A problem with ‘God’ is that it’s a three-letter word; a pattern of printer-ink dots on a piece of paper; a display of pixels against the background of a computer screen; a vibration in the air produced by vocal chords and transformed into sounds by electro-chemical processing in human brains; an idea that exists in minds. What it actually means is a profound mystery, despite those who claim otherwise.
Long ago, as a ‘minster of religion’, my book shelves protested against the weight of heavy books (in more ways than one) entitled ‘Systematic Theology’, promising detailed and complete ‘A to Z’ guides to the deity. They’ve been replaced by books about “Comparative Mythology” with world-wide coverage across aeons of time, which have introduced me to gods and goddesses without number, who’ve fallen in and out of favour, and been loved, feared, followed and fought over down through the centuries. ‘Other-worldly’ beings have found a place in human consciousness since its earliest awakening. They seem to have been ‘built in with the bricks’.

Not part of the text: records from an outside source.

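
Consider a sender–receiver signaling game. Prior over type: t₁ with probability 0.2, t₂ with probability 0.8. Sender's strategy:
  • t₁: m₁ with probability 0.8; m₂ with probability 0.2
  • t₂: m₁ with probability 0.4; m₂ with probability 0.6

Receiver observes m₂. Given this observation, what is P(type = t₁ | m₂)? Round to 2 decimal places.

0.08

P(m₂) = 0.2·0.2 + 0.8·0.6 = 0.52
P(t₁ | m₂) = (0.2·0.2) / 0.52 = 0.04 / 0.52 = 0.0769231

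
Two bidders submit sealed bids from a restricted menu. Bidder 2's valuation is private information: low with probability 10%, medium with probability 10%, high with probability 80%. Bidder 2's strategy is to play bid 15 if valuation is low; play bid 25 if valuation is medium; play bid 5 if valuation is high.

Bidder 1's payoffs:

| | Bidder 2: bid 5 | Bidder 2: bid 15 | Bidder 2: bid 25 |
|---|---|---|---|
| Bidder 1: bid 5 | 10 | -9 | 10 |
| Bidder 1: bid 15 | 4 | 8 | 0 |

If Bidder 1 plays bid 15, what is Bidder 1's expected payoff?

4

E[bid 15] = 0.1·8 + 0.1·0 + 0.8·4 = 0.8 + 0 + 3.2 = 4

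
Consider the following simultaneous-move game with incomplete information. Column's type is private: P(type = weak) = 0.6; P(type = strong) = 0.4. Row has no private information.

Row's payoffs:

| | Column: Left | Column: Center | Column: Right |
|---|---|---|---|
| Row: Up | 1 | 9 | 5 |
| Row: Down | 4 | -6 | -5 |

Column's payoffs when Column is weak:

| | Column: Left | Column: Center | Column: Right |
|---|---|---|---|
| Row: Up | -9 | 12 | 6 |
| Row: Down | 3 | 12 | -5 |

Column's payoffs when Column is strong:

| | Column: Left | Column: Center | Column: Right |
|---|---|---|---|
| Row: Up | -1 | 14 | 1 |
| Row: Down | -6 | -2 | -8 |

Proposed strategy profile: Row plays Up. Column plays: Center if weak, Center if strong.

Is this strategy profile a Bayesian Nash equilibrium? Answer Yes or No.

Row plays Up: E[Up] = 0.6·(9) + 0.4·(9) = 9; E[Down] = -6. Best-responding. ✓
Column (type weak), facing Up: Left gives -9, Center gives 12, Right gives 6. Proposed Center is best. ✓
Column (type strong), facing Up: Left gives -1, Center gives 14, Right gives 1. Proposed Center is best. ✓

Yes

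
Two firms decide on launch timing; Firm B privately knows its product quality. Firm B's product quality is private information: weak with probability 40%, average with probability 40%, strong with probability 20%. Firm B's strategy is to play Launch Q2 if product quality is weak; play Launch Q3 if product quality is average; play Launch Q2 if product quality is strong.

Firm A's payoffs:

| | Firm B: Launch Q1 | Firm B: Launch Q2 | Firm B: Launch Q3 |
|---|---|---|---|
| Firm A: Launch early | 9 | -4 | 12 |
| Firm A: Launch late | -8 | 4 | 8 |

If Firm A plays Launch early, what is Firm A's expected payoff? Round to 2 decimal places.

Take the expectation over Firm B's product quality, weighting each type's action by its prior probability.
E[Launch early] = 0.4·(-4) + 0.4·12 + 0.2·(-4) = (-1.6) + 4.8 + (-0.8) = 2.4

2.40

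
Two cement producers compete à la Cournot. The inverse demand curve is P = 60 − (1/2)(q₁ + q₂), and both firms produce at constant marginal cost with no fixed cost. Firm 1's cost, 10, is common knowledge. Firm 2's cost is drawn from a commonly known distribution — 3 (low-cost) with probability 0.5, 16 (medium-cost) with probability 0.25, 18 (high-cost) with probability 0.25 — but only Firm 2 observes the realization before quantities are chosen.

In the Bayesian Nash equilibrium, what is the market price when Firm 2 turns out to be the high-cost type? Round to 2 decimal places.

30.67

Type-c best response for Firm 2: q₂(c) = (60 − c) − q₁/2.
Firm 1 maximizes expected profit; its first-order condition is 60 − q₁ − (1/2)E[q₂] − 10 = 0.
Substituting E[q₂] and solving: E[c₂] = 10, so q₁ = (60 − 2·10 + 10)/(3/2) = 33.3333.
q₂(high-cost) = 25.3333, so P = 60 − (1/2)·(33.3333 + 25.3333) = 30.6667.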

To some people these images, and the stories they appear in, constitute a repository of age-old wisdom and accumulated human experience. They therefore cry out to be valued, understood in relation to their own time and setting, and freshly interpreted for continuing relevance to ours, either by way of example or of warning. To other people, they’re toy-room playthings, left over from the infancy of the human race. Their once comforting or diverting purposes are now outlived, and they should be allowed to slide down the dustbin of history, My own inclination leans more towards the former than the latter, but only with the proviso of at least one key reservation.
All these gods and goddesses should be understood, not as supernatural beings regularly (or even irregularly) intervening (or interfering) in our worldly affairs, but rather as an amazingly diversified, ongoing progression of creative images, illuminating the pages of highly imaginative stories. The language these stories are told or written in, is that of metaphor and symbol, as in myth and legend, allegory and folk tale. What they tell us most about is ourselves!
Taking them literally opens a door for the undesirable entry of the intellectually indefensible, and the behaviourally perilous. Too much nonsense has historically (and sometimes hysterically) been preached and written, and too much blood has been shed in pursuit of brutal religious wars and persecutions. Too many people, at the same time as insistently and dogmatically dismissing the deities of others as groundless phantasies or devil-inspired delusions, credulously swallow equally extravagant stories and claims about the sayings and doings of their own. It’s the age-old depressingly unprofitable, myopic story – ‘Your gods are myths, but not mine’.
Unfortunately, the way our language is structured and understood tricks us into forgetting that whenever we say “God is so-and-so or such-and-such” we are expressing opinions and beliefs, not stating definitive facts and eternal truths which justify vilifying and killing others, let alone ourselves dying for.